A Brief History of Beer

You know you love beer. Obviously, that’s why you’re here. But how much do you know about what you’re drinking?

Beer is one of the world’s oldest drinks, with the first beers being made as early as 9500 BC, although what we brew and drink today is very different. Early beers were made with water and grains (barley, wheat, rye, etc.), which were subject to spontaneous fermentation due to the wild yeasts in the air reacting with newly-domesticated cereal grains. Records show that beer was popular in Mesopotamia, Ancient Egypt, Ancient Greece, and Ancient Rome- although the Romans preferred wine.

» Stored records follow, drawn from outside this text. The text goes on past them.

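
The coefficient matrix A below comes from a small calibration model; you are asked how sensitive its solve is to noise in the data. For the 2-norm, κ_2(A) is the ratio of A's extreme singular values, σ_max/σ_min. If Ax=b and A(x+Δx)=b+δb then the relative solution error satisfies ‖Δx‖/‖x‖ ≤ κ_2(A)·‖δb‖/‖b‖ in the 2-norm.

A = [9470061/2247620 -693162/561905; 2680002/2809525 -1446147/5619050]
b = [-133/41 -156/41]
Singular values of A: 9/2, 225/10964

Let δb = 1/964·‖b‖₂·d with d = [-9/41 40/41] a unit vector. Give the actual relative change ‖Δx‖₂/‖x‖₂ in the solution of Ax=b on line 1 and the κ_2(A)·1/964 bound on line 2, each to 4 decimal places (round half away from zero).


0.0017
0.2275

largest singular value 9/2, smallest 225/10964
κ_2(A) = (9/2) / (225/10964) = 219.2800
bound on ‖Δx‖/‖x‖: κ·ε = 219.2800·1/964 = 0.2275
solve Ax = b  →  x = [-41.7856 -140.0903]
‖b‖₂ = 5.0000 and ‖x‖₂ = 146.1894
δb = ε·‖b‖·d = [-0.0011 0.0051]; solving A·Δx = δb gives ‖Δx‖ = 0.2527
dividing the unrounded norms, ‖Δx‖/‖x‖ = 0.0017
so the bound overstates the realised error by a factor of ≈ 131.5704 (computed from the unrounded values)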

Originally, gruit (a mixture of various herbs) was used to flavor beers. In the 9th century, hops were used for the first time in brewing. It took a while to become popular because of the difficulty in getting the proportions right. During the Middle Ages, beer went from being brewed at home to being brewed by medium-size business operations of 8-10 people.

In 1516, the Duke of Bavaria, William IV, adopted the German Beer Purity Law called Reinheitsgebot, which limits the ingredients in beer to water, barley, and hops. Yeast was added to the list after Louis Pasteur discovered it in 1857.

The Industrial Revolution was a big game-changer for beer. The invention of the steam engine led to the industrialization of the brewing process. The addition of the thermometer and hydrometer allowed brewers to increase efficiency, and began to shape the brewing industry into the one we know today.